Но почему я пичкаю вас этими допотопными темами? Потому что я рад иметь кого-то, кому они знакомы и кто не воспримет их так, будто они свалились с луны. Наша постреволюционная молодежь рождается под более счастливыми звездами, чем вы и я. Они приобретают все знания в утробе матери и приносят их в мир готовыми. Информация из книг больше не нужна; и все знания, которые не являются врожденными, находятся в презрении, или, по крайней мере, в пренебрежении. Каждая глупость должна совершить свой круг; и так, я полагаю, должно быть и с самообучением и самодостаточностью; с отвержением знаний, приобретенных в прошлые века, и началом на новой почве интуиции. Когда они отрезвятся опытом, я надеюсь, наши преемники обратят свое внимание на преимущества образования. Я имею в виду образование в широком масштабе, а не то, что в мелких академиях, как они себя называют, которые возникают в каждом районе и где один или два человека, владеющие латынью, а иногда и греческим, знанием глобусов и первых шести книг Евклида, воображают и сообщают это как сумму науки. Они вверяют своих учеников театру мира, имея достаточно вкуса к учебе, чтобы отчуждаться от трудолюбивых занятий, и недостаточно, чтобы служить в рядах науки. У нас есть некоторые исключения, действительно. Я представил вам одно недавно, и у нас есть другие. Но термины, которые я использую, — это общие истины. Я надеюсь, что необходимость будет, наконец, увидена в создании институтов здесь, как в Европе, где каждая отрасль науки, полезная в наши дни, может преподаваться в высшей степени. Вы когда-нибудь обращали свои мысли к плану такого института? Я имею в виду спецификацию конкретных наук, действительно полезных в человеческих делах, и как они могли бы быть сгруппированы так, чтобы требовать лишь такого количества профессоров, которое могло бы привести их в рамки справедливой, но просвещенной экономии? Я был бы счастлив получить сообщение ваших идей по этой проблеме, в свободной или систематизированной форме. Но чтобы избежать того, чтобы меня увлек другой предмет, и не увеличивать длину и скуку настоящего письма, я здесь представлю миссис Адамс и вам заверение в моей постоянной и искренней дружбе и уважении.
Т. Джефферсон.
LETTER CXX.—TO COLONEL MONROE, January 1, 1815
ПОЛКОВНИКУ МОНРО.
Монтичелло, 1 января 1815 г.
Дорогой сэр,
Ваши письма от 30 ноября и 21 декабря были получены с большим удовольствием. Истина, время от времени выступающая в океан газетной лжи, служит подобно мысам для корректировки нашего курса. Действительно, мой скептицизм по отношению ко всему, что я вижу в газете, делает меня безразличным к тому, увижу ли я ее когда-нибудь. Затруднения в Вашингтоне в августе прошлого года, я ожидал, будут велики в любом состоянии дел; но они оказались больше, чем ожидалось. Я никогда не сомневался, что планы Президента были мудрыми и достаточными. Их провал мы все приписываем: 1. Неподчиняющемуся характеру Армстронга: и 2. Нерешительности Уиндера. Однако все заканчивается хорошо. Это унижает нас самих, и поэтому может сдержать, возможно, глупый хвастливый дух наших газет, и это привлекает чувства мира на нашу сторону: и преимущество общественного мнения подобно преимуществу наветренной стороны в морском бою.
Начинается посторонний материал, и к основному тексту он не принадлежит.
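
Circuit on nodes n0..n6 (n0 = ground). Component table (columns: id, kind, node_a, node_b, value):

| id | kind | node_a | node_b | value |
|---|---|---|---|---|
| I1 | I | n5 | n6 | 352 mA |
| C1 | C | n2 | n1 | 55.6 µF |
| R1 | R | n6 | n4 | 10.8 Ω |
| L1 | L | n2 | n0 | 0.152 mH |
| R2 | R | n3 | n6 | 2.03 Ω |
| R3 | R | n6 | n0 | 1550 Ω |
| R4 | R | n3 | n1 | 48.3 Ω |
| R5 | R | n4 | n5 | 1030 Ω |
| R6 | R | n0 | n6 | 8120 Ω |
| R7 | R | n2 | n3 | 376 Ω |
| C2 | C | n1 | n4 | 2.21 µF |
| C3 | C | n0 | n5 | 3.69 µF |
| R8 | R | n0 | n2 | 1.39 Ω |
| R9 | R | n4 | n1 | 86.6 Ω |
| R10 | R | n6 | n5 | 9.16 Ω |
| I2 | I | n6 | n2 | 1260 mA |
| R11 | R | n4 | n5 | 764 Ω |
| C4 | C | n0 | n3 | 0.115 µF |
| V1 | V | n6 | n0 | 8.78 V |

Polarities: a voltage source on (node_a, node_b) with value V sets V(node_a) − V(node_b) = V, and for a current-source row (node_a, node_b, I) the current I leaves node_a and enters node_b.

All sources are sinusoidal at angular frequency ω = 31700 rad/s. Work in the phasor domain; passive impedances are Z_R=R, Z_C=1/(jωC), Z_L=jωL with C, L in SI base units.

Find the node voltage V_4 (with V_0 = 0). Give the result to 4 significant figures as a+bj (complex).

5.895-2.433j V

MNA unknowns: 6 node voltages V₁..V_6 plus 1 source current (V1)
I1: z[5]−=0.352, z[6]+=0.352
C1: Y=0.000+1.763j on G[2,1]
R1: Y=0.09259+0.000j on G[6,4]
L1: Y=0.000-0.2075j on G[2,0]
R2: Y=0.4926+0.000j on G[3,6]
R3: Y=0.0006452+0.000j on G[6,0]
R4: Y=0.02070+0.000j on G[3,1]
R5: Y=0.0009709+0.000j on G[4,5]
R6: Y=0.0001232+0.000j on G[0,6]
R7: Y=0.002660+0.000j on G[2,3]
C2: Y=0.000+0.07006j on G[1,4]
C3: Y=0.000+0.1170j on G[0,5]
R8: Y=0.7194+0.000j on G[0,2]
R9: Y=0.01155+0.000j on G[4,1]
R10: Y=0.1092+0.000j on G[6,5]
I2: z[6]−=1.26, z[2]+=1.26
R11: Y=0.001309+0.000j on G[4,5]
C4: Y=0.000+0.003645j on G[0,3]
V1: row V6−V0=8.78, i_V1 at 6,0
solve → V1=2.182+0.6623j, V2=2.062+0.8836j, V3=8.480-0.02879j, V4=5.895-2.433j, V5=2.622-2.802j, V6=8.780+0.000j
aux → i_V1=-2.002-0.5453j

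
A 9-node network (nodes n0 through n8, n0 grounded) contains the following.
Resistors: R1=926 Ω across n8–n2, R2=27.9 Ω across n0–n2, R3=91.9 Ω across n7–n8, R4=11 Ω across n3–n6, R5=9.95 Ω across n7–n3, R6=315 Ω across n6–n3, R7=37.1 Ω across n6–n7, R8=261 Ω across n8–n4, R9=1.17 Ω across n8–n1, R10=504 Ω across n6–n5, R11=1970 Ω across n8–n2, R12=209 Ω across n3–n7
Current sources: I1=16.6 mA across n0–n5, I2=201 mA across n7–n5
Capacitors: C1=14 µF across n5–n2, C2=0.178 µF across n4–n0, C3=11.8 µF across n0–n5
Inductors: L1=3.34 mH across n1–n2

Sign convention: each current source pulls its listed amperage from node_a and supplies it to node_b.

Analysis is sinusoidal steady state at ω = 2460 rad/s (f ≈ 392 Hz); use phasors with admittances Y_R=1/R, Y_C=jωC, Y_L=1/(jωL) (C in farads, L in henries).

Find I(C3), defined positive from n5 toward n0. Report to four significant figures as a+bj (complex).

0.07403-0.02394j A

MNA unknowns: 8 node voltages V₁..V_8
R1: Y=0.001080+0.000j on G[8,2]
R2: Y=0.03584+0.000j on G[0,2]
R3: Y=0.01088+0.000j on G[7,8]
R4: Y=0.09091+0.000j on G[3,6]
R5: Y=0.1005+0.000j on G[7,3]
R6: Y=0.003175+0.000j on G[6,3]
I1: z[0]−=0.0166, z[5]+=0.0166
R7: Y=0.02695+0.000j on G[6,7]
C1: Y=0.000+0.03444j on G[5,2]
R8: Y=0.003831+0.000j on G[8,4]
R9: Y=0.8547+0.000j on G[8,1]
R10: Y=0.001984+0.000j on G[6,5]
R11: Y=0.0005076+0.000j on G[8,2]
R12: Y=0.004785+0.000j on G[3,7]
C2: Y=0.000+0.0004379j on G[4,0]
C3: Y=0.000+0.02903j on G[0,5]
L1: Y=0.000-0.1217j on G[1,2]
I2: z[7]−=0.201, z[5]+=0.201
solve → V1=-1.608-0.6975j, V2=-1.608+0.6907j, V3=-17.15-0.9959j, V4=-1.861-0.4848j, V5=-0.8248-2.550j, V6=-16.93-1.017j, V7=-17.34-0.9771j, V8=-1.806-0.6975j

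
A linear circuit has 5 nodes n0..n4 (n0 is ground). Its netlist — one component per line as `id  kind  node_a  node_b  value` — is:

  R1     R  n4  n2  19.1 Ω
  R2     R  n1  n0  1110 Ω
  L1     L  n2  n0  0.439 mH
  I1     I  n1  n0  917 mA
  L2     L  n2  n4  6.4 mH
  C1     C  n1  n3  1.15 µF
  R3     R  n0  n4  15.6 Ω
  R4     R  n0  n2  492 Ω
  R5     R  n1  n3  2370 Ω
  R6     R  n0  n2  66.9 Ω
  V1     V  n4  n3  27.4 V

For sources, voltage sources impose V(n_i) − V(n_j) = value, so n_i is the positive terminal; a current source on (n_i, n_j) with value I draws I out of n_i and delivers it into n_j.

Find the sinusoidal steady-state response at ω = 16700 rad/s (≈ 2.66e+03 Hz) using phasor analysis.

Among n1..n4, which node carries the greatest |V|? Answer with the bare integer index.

Apply KCL at each of the 4 non-ground nodes and solve the resulting linear system.
Node n1: branches {R2, I1, C1, R5} → V_1 = -38.53+43.82j
Node n2: branches {R1, L1, L2, R4, R6} → V_2 = -0.9947-2.555j
Node n3: branches {C1, R5, V1} → V_3 = -35.46-2.056j
Node n4: branches {R1, L2, R3, V1} → V_4 = -8.063-2.056j
Source currents: i(V1)=0.8823+0.03948j

1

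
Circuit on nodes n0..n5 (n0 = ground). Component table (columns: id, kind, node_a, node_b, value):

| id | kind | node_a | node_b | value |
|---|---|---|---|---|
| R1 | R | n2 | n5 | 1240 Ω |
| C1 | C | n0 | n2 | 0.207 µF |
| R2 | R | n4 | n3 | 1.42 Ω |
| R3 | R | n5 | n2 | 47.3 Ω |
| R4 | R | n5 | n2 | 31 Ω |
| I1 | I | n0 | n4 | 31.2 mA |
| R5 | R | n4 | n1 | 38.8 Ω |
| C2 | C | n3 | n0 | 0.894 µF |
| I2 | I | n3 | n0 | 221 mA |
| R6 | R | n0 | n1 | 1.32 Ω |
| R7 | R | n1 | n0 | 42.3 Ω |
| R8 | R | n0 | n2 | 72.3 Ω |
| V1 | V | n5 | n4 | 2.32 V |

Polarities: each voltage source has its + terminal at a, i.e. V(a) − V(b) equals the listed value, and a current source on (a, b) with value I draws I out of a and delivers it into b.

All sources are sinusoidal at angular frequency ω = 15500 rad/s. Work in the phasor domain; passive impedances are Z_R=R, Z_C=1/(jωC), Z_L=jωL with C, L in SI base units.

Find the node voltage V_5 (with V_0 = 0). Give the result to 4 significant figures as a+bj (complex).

-2.663+2.168j V

Apply KCL at each of the 5 non-ground nodes and solve the resulting linear system.
Node n1: branches {R5, R6, R7} → V_1 = -0.1591+0.06924j
Node n2: branches {R1, C1, R3, R4, R8} → V_2 = -2.036+1.823j
Node n3: branches {R2, C2, I2} → V_3 = -5.252+2.271j
Node n4: branches {R2, I1, R5, V1} → V_4 = -4.983+2.168j
Node n5: branches {R1, R3, R4, V1} → V_5 = -2.663+2.168j
Source currents: i(V1)=0.03400-0.01869j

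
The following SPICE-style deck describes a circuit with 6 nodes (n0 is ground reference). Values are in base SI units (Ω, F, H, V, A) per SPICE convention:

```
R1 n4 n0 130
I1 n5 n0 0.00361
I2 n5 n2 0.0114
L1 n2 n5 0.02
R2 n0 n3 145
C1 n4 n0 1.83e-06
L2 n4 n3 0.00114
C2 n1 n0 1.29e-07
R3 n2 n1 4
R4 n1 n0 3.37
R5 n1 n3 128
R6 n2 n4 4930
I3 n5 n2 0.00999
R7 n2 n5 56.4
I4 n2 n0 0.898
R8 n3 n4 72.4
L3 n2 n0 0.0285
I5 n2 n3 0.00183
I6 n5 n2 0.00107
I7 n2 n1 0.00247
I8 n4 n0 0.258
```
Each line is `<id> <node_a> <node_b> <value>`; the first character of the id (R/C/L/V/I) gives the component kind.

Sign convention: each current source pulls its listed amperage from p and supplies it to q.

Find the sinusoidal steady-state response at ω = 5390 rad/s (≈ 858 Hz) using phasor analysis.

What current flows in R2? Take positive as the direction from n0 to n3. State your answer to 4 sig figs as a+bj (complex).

0.07211-0.03483j A

Apply KCL at each of the 5 non-ground nodes and solve the resulting linear system.
Node n1: branches {C2, R3, R4, R5, I7} → V_1 = -3.234-0.006621j
Node n2: branches {I2, L1, R3, R6, I3, R7, I4, L3, I5, I6, I7} → V_2 = -6.856-0.1815j
Node n3: branches {R2, L2, R5, R8, I5} → V_3 = -10.46+5.051j
Node n4: branches {R1, C1, L2, R6, R8, I8} → V_4 = -10.98+4.294j
Node n5: branches {I1, I2, L1, I3, R7, I6} → V_5 = -8.010-0.7855j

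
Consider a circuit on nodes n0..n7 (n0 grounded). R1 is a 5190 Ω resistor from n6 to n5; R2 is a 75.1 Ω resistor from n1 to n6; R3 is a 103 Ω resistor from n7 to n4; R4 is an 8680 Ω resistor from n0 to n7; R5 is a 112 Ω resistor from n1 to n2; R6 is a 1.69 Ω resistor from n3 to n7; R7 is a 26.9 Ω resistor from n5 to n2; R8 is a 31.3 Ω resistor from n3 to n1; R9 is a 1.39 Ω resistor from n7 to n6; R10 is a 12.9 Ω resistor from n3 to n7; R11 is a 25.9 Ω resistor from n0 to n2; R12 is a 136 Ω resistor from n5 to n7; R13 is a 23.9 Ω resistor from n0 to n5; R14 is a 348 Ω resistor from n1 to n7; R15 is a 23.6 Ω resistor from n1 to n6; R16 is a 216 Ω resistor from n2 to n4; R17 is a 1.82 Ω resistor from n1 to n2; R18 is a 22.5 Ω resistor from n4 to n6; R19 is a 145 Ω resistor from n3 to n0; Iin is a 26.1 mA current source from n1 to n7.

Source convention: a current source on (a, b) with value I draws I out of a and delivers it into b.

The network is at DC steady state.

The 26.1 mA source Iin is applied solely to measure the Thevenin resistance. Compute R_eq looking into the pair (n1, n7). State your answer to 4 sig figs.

MNA unknowns: 7 node voltages V₁..V_7
R1: Y=0.0001927 on G[6,5]
R2: Y=0.01332 on G[1,6]
R3: Y=0.009709 on G[7,4]
R4: Y=0.0001152 on G[0,7]
R5: Y=0.008929 on G[1,2]
R6: Y=0.5917 on G[3,7]
R7: Y=0.03717 on G[5,2]
R8: Y=0.03195 on G[3,1]
R9: Y=0.7194 on G[7,6]
R10: Y=0.07752 on G[3,7]
R11: Y=0.03861 on G[0,2]
R12: Y=0.007353 on G[5,7]
R13: Y=0.04184 on G[0,5]
R14: Y=0.002874 on G[1,7]
R15: Y=0.04237 on G[1,6]
R16: Y=0.004630 on G[2,4]
R17: Y=0.5495 on G[1,2]
R18: Y=0.04444 on G[4,6]
R19: Y=0.006897 on G[3,0]
Iin: z[1]−=0.0261, z[7]+=0.0261
solve → V1=-0.04597, V2=-0.03876, V3=0.2010, V4=0.1801, V5=0.002042, V6=0.1952, V7=0.2149

R_eq = 9.995 Ω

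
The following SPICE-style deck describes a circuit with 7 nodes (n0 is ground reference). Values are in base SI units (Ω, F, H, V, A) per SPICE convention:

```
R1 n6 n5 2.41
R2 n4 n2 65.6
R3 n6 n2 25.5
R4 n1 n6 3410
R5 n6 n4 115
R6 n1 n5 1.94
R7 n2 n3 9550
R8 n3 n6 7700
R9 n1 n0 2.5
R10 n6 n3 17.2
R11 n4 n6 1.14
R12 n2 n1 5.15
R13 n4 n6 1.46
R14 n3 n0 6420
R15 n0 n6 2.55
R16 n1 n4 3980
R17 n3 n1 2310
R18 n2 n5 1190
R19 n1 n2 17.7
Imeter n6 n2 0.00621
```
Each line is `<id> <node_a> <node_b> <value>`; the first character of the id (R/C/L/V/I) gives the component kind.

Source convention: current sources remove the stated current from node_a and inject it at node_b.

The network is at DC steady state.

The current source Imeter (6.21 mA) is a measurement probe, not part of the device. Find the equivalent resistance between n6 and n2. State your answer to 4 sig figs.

Apply KCL at each of the 6 non-ground nodes and solve the resulting linear system.
Node n1: branches {R4, R6, R9, R12, R16, R17, R19} → V_1 = 0.005329
Node n2: branches {R2, R3, R7, R12, R18, R19, Imeter} → V_2 = 0.02370
Node n3: branches {R7, R8, R10, R14, R17} → V_3 = -0.005288
Node n4: branches {R2, R5, R11, R13, R16} → V_4 = -0.005152
Node n5: branches {R1, R6, R18} → V_5 = 0.0005501
Node n6: branches {R1, R3, R4, R5, R8, R10, R11, R13, R15, Imeter} → V_6 = -0.005433

R_eq = 4.691 Ω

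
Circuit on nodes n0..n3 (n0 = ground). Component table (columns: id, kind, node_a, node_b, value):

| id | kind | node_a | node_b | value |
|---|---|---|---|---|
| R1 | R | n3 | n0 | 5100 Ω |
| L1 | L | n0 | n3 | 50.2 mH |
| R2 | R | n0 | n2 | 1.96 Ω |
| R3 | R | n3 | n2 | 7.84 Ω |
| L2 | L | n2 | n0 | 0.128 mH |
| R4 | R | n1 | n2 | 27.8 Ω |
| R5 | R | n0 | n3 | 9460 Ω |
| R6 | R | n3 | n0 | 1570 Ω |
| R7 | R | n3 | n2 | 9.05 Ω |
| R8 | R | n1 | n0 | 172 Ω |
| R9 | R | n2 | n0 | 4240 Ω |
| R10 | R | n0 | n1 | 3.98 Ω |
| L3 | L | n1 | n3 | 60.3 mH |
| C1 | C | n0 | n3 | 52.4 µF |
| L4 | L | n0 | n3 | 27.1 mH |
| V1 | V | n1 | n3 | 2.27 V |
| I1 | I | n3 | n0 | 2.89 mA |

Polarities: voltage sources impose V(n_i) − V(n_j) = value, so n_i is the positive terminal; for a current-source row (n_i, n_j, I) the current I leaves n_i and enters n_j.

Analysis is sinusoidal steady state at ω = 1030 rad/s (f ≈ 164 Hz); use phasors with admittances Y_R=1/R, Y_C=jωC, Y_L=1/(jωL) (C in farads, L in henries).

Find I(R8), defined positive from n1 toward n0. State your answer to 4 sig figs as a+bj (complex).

MNA unknowns: 3 node voltages V₁..V_3 plus 1 source current (V1)
R1: Y=0.0001961+0.000j on G[3,0]
L1: Y=0.000-0.01934j on G[0,3]
R2: Y=0.5102+0.000j on G[0,2]
R3: Y=0.1276+0.000j on G[3,2]
L2: Y=0.000-7.585j on G[2,0]
R4: Y=0.03597+0.000j on G[1,2]
R5: Y=0.0001057+0.000j on G[0,3]
R6: Y=0.0006369+0.000j on G[3,0]
R7: Y=0.1105+0.000j on G[3,2]
R8: Y=0.005814+0.000j on G[1,0]
R9: Y=0.0002358+0.000j on G[2,0]
R10: Y=0.2513+0.000j on G[0,1]
L3: Y=0.000-0.01610j on G[1,3]
C1: Y=0.000+0.05397j on G[0,3]
L4: Y=0.000-0.03583j on G[0,3]
V1: row V1−V3=2.27, i_V1 at 1,3
I1: z[3]−=0.00289, z[0]+=0.00289
solve → V1=1.013-0.02052j, V2=-0.002812-0.03436j, V3=-1.257-0.02052j
aux → i_V1=-0.2969+0.04133j

0.005889-0.0001193j A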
В Европе временное владение нашей Столицей не может быть позором. Почти каждая Столица там была во владении своего врага, некоторые часто и долго. Но дьявольскими, как они рисуют этого врага, он не сжег ни общественных зданий, ни частных жилищ. Англии было суждено показать, что Бонапарт, в зверстве, был младенцем по сравнению с их министрами и их генералами. Они занимают его место в глазах Европы и направили в наше русло всю ее добрую волю. Это будет стоить миллиона долларов, которые обойдется нам ремонт их пожарищ. Я надеюсь, что для сохранения этой наветренной стороны общественного мнения и для противодействия клевете и лжи, распространяемой английскими газетами, правительство сделает постоянной инструкцией своим министрам при иностранных дворах держать Европу правдиво информированной о событиях здесь, публикуя в их газетах всегда голую правду, благоприятную или неблагоприятную. Ибо они поверят в хорошее, если мы откровенно расскажем им и плохое.